This is what a writer looks like. Just so you know. They come in all sorts of shapes and sizes. |
Dear Voices Crying Out on The Web,
When I awoke to the news that Bob Dylan had won the Nobel Prize on Friday morning, I was overjoyed. “Finally,” I thought “lyrics will finally take their rightful place in the literary canon.” You can therefore imagine my horror and disgust when I saw not only Anna North’s New York Times article, “Why Bob Dylan Shouldn’t Have Gotten a Nobel” but also Hanson O’Haver’s piece in Vice,” Why Bob Dylan Doesn’t Need a Nobel Prize.” If the content of these articles were questioning the value of his work, I might feel that they had a leg to stand on. That however, is not the case. I came to find that these were just two of many articles refuting Dylan's Nobel Prize and all arguments hinge on the fact that Dylan is a musician and lyricist and therefore cannot be a writer in earnest. The academic world is up in arms at the fact that a *musician* had won the Nobel Prize. The Nobel Prize in Literature should have gone to a legitimate literary figure they say.
This is nonsense. Bob Dylan is as much a literary figure as Chaucer or Shakespeare, or Billy Collins or Natasha Tretheway. The fact that he is a lyricist only adds to his legitimacy as a literary figure. Historically, storytellers were not wrditers. They were not literary figures. They were poets. They were singers. They were lyricist who sang the songs of great warriors and of battles waged long ago. Beowulf? It’s a poem, sure, but guess what? The scop sung it to the thanes and the Leige in the Meade Hall.
Consider the story of Caedmon as told by the Venerable Bede. Caedmon was a simple cowhand who sadly couldn’t carry a tune. This could be interpreted as he wasn’t a very good storyteller. This embarrassed him so much that one evening when the harp was being passed around the table after supper and songs of heroes were being sung that he ran out of the mead hall and into the barn in shame when it was his turn. Later, lo and behold! A man appeared to him in a dream and asked him to sing. Caedmon sadly replied that he could not sing. The man said “Try,” and Caedmon started singing a beautiful hymn that became known as Caedmon’s hymn — a song meant to be sung aloud which was only later recorded by Bede.

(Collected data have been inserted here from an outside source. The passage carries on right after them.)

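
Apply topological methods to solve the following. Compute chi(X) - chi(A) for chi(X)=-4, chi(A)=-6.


Relative Euler characteristic: chi(X, A) = chi(X) - chi(A).
= -4 - (-6) = 2

2


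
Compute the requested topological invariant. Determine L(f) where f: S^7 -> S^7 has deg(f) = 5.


On S^7: L(f) = tr(f_0*) + (-1)^7 tr(f_7*) = 1 + (-1)^7 * deg(f).
L(f) = 1 + (-1)^7 * 5 = 1 + -5 = -4

-4


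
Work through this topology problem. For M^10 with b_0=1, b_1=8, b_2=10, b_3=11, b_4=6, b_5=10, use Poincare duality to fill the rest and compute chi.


By Poincare duality b_k = b_{10-k}, so full Betti numbers: b_0=1, b_1=8, b_2=10, b_3=11, b_4=6, b_5=10, b_6=6, b_7=11, b_8=10, b_9=8, b_10=1.
chi = sum (-1)^k b_k = -14

-14


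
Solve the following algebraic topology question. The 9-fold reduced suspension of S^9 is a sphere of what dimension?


Each suspension raises dimension by 1: Sigma S^n = S^{n+1}.
Sigma^9 S^9 = S^{9+9} = S^18

18


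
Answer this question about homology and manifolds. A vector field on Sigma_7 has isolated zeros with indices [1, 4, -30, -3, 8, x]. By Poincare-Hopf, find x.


Poincare-Hopf: sum of indices = chi(M).
chi(Sigma_7) = 2 - 2*7 = -12.
Sum of known indices = -20.
x = chi - (sum known) = -12 - (-20) = 8

8


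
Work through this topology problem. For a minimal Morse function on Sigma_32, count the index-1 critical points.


A perfect Morse function has m_k = b_k.
For Sigma_32: b_0=1, b_1=2g=64, b_2=1.
Saddles m_1 = 2g = 64

64


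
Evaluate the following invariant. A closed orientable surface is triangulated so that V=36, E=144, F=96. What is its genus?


chi = V - E + F = 36 - 144 + 96 = -12
For orientable closed surface: chi = 2 - 2g, so g = (2 - chi)/2.
g = (2 - (-12)) / 2 = 14 / 2 = 7

7


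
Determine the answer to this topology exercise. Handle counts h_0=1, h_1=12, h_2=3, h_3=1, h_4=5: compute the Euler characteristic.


Handles of index k contribute (-1)^k to chi (same as CW cells).
chi = (1) + (-12) + (3) + (-1) + (5) = -4

-4


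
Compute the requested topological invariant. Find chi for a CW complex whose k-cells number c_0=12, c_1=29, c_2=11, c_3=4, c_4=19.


chi = sum_k (-1)^k c_k.
= (-1)^0*12 + (-1)^1*29 + (-1)^2*11 + (-1)^3*4 + (-1)^4*19
= (12) + (-29) + (11) + (-4) + (19)
= 9

9


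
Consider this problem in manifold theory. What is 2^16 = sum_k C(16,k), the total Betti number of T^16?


b_k(T^16) = C(16,k), so the sum over k is sum_k C(16,k) = 2^16.
Total = 2^16 = 65536

65536


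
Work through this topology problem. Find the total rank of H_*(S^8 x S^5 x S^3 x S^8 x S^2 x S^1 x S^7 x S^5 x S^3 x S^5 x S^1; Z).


Total Betti number is multiplicative under products.
Each S^d (d>=1) has total Betti number 2.
There are 11 sphere factors.
Total = 2^11 = 2048

2048


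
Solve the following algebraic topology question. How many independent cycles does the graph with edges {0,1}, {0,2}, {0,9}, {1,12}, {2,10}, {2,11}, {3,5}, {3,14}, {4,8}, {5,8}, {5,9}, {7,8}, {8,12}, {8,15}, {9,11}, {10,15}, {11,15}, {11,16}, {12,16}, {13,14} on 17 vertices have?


b_1 = E - V + (number of components).
E = 20, V = 17, components = 2.
b_1 = 20 - 17 + 2 = 5

5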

Most of early Anglo Saxon Literature, and World Literature for that matter was oral and it was lyrical. It was music. To dismiss Bob Dylan’s Nobel Prize in Literature is nothing short of pure ignorance of the origins of literature itself and frankly, it is a disgrace to the study of literature as a whole. Bob Dylan’s Nobel Prize win is quite simply a boon to the study of literature, both modern and archaic the world over. Literature is more than words written on a page and bound in a book. Literature is the conveyance of a story — of a narrative — by any means necessary. A true scholar would know that.